Through the Landfill Communities Fund, Valencia Communities Fund has given the Great Crane Project £700,00 over the last three years to re-introduce a population of common cranes into the Somerset levels and moors, to help secure its future as a UK breeding species.
The project is a partnership between the Wildfowl & Wetlands Trust (WWT), the Royal Society for the Protection of Birds and Pensthorpe Conservation Trust. Valencia Communities Fund's funding will build a hatching and rearing facility for crane chicks at the WWT Slimbridge Wetland Centre - the starting point for the Great Crane Project and a release enclosure in the wetlands of Somerset. The rearing facility builds on the knowledge and expertise gained over the past three years at WWT's hugely popular Crane School exhibit. Here, crane chicks have been raised by aviculture staff wearing specially created crane suits and fed using customised crane head litter pickers to finely tune the techniques for raising crane chicks prior to release.

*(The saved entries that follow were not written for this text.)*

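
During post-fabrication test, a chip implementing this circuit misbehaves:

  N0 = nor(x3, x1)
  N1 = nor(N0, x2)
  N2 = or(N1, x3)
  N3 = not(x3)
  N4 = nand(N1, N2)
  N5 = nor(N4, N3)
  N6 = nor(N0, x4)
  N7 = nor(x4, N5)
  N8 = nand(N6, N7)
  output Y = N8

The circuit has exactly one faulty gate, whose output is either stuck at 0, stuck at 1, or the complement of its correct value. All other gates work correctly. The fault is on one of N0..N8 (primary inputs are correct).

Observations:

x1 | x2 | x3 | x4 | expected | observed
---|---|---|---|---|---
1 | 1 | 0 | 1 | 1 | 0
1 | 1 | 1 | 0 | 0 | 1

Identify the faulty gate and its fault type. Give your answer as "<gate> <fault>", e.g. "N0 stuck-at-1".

Fault-free values for test 1 (x1=1, x2=1, x3=0, x4=1): N0=0, N1=0, N2=0, N3=1, N4=1, N5=0, N6=0, N7=0, N8=1, giving Y=1. Observed 0.
Test 1: faults giving observed 0 are {N8 stuck-at-0, N8 inverted output}.
Test 2 (x1=1, x2=1, x3=1, x4=0): fault-free N0=0, N1=0, N2=1, N3=0, N4=1, N5=0, N6=1, N7=1, N8=0 → 0; observed 1. Eliminates N8 stuck-at-0.
Only N8 inverted output is consistent with every test.

N8 inverted output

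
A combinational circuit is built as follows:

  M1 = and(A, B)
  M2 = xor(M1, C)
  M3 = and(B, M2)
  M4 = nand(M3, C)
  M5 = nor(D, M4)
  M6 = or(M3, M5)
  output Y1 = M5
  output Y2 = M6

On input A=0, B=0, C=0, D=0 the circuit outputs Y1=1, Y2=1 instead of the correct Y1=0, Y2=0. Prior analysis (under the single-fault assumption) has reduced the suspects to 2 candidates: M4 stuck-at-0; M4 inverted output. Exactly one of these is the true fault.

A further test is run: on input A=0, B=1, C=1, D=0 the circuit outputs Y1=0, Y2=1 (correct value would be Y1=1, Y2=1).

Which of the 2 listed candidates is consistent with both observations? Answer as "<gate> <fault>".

M4 inverted output

Evaluate each candidate on input A=0, B=1, C=1, D=0:
  M4 stuck-at-0: M1=0, M2=1, M3=1, M4=0 [stuck-at-0], M5=1, M6=1 → Y1=1, Y2=1 — eliminated
  M4 inverted output: M1=0, M2=1, M3=1, M4=1 [inverted output], M5=0, M6=1 → Y1=0, Y2=1 — matches
Only M4 inverted output reproduces the observed Y1=0, Y2=1.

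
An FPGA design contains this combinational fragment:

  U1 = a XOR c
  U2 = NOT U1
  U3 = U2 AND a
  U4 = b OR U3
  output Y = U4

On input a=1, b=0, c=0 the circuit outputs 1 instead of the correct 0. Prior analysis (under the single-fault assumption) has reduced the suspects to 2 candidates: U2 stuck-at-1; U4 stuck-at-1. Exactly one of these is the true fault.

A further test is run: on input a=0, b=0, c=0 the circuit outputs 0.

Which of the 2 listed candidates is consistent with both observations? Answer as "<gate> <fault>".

Evaluate each candidate on input a=0, b=0, c=0:
  U2 stuck-at-1: U1=0, U2=1 [stuck-at-1], U3=0, U4=0 → 0 — matches
  U4 stuck-at-1: U1=0, U2=1, U3=0, U4=1 [stuck-at-1] → 1 — eliminated
Only U2 stuck-at-1 reproduces the observed 0.

U2 stuck-at-1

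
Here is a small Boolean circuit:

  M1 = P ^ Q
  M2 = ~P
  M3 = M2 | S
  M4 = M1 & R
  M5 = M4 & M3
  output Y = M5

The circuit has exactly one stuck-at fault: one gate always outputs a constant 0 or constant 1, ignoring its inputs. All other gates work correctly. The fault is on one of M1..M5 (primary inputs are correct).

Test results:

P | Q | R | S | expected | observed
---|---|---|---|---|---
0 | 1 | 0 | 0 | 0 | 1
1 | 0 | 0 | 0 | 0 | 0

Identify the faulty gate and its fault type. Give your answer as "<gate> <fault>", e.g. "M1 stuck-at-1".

M4 stuck-at-1

Fault-free values for test 1 (P=0, Q=1, R=0, S=0): M1=1, M2=1, M3=1, M4=0, M5=0, giving Y=0. Observed 1.
Test 1: faults giving observed 1 are {M4 stuck-at-1, M5 stuck-at-1}.
Test 2 (P=1, Q=0, R=0, S=0): fault-free M1=1, M2=0, M3=0, M4=0, M5=0 → 0; observed 0. Eliminates M5 stuck-at-1.
Only M4 stuck-at-1 is consistent with every test.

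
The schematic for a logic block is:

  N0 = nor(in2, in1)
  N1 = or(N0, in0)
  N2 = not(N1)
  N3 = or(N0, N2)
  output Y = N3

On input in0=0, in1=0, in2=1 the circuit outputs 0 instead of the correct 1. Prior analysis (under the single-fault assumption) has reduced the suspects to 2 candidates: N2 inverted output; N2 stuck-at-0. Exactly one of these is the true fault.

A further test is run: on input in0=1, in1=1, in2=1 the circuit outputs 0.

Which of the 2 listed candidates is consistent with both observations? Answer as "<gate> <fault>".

N2 stuck-at-0

Evaluate each candidate on input in0=1, in1=1, in2=1:
  N2 inverted output: N0=0, N1=1, N2=1 [inverted output], N3=1 → 1 — eliminated
  N2 stuck-at-0: N0=0, N1=1, N2=0 [stuck-at-0], N3=0 → 0 — matches
Only N2 stuck-at-0 reproduces the observed 0.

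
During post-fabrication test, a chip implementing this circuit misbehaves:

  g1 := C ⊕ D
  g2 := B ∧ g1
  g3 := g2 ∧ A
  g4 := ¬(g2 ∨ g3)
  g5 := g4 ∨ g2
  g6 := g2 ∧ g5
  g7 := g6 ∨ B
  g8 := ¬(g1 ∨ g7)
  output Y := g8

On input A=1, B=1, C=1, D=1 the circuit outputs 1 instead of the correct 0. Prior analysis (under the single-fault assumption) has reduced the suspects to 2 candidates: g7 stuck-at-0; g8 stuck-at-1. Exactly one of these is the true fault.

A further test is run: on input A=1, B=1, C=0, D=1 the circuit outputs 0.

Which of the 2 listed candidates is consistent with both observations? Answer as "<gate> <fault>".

Evaluate each candidate on input A=1, B=1, C=0, D=1:
  g7 stuck-at-0: g1=1, g2=1, g3=1, g4=0, g5=1, g6=1, g7=0 [stuck-at-0], g8=0 → 0 — matches
  g8 stuck-at-1: g1=1, g2=1, g3=1, g4=0, g5=1, g6=1, g7=1, g8=1 [stuck-at-1] → 1 — eliminated
Only g7 stuck-at-0 reproduces the observed 0.

g7 stuck-at-0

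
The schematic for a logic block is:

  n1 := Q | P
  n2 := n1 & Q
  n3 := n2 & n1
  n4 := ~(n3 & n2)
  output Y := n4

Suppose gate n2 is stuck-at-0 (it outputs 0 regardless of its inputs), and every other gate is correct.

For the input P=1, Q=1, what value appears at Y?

1

Propagate with n2 forced: n1=1, n2=0 [stuck-at-0], n3=0, n4=1.
So Y = 1. (Without the fault it would be 0.)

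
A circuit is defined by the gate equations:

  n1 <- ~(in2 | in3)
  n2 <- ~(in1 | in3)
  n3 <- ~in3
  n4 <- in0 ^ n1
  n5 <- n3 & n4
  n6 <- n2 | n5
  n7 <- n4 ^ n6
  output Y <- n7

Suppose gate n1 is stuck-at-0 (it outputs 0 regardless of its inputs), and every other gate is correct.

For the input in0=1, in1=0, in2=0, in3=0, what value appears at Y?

0

Propagate with n1 forced: n1=0 [stuck-at-0], n2=1, n3=1, n4=1, n5=1, n6=1, n7=0.
So Y = 0. (Without the fault it would be 1.)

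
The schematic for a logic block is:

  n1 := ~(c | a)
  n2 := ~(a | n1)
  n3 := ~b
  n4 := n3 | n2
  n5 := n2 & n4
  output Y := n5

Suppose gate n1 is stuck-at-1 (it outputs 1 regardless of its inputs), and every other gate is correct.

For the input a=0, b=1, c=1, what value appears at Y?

0

Propagate with n1 forced: n1=1 [stuck-at-1], n2=0, n3=0, n4=0, n5=0.
So Y = 0. (Without the fault it would be 1.)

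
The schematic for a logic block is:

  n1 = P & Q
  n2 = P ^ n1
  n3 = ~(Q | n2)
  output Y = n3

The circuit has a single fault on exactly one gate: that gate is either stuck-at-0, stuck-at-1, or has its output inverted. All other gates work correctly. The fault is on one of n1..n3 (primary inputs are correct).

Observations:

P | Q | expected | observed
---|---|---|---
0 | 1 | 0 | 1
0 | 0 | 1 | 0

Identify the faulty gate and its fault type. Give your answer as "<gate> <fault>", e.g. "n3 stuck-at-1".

n3 inverted output

Fault-free values for test 1 (P=0, Q=1): n1=0, n2=0, n3=0, giving Y=0. Observed 1.
Test 1: faults giving observed 1 are {n3 stuck-at-1, n3 inverted output}.
Test 2 (P=0, Q=0): fault-free n1=0, n2=0, n3=1 → 1; observed 0. Eliminates n3 stuck-at-1.
Only n3 inverted output is consistent with every test.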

This spring, UK conservationists will travel to Germany to carefully collect the first crane eggs for release with the help of their German colleagues and transport them back to the new Crane School rearing facility at WWT Slimbridge in the UK. Once hatched, the chicks will learn how to forage for food, interact with other cranes and avoid predators at Slimbridge. The first release of cranes into the wetlands of Somerset is planned for autumn 2010. Dr Debbie Pain, the WWT's director of conservation said: "Cranes are magnificent birds that were driven from their wetland habitats and hunted to extinction long ago. Now with Valencia Communities Fund's support we are determined to give them another go at survival."
In 2012, Valencia Communities Fund was pleased to award a further £600,000 to the Great Crane Project, enabling the good work to continue until 2015.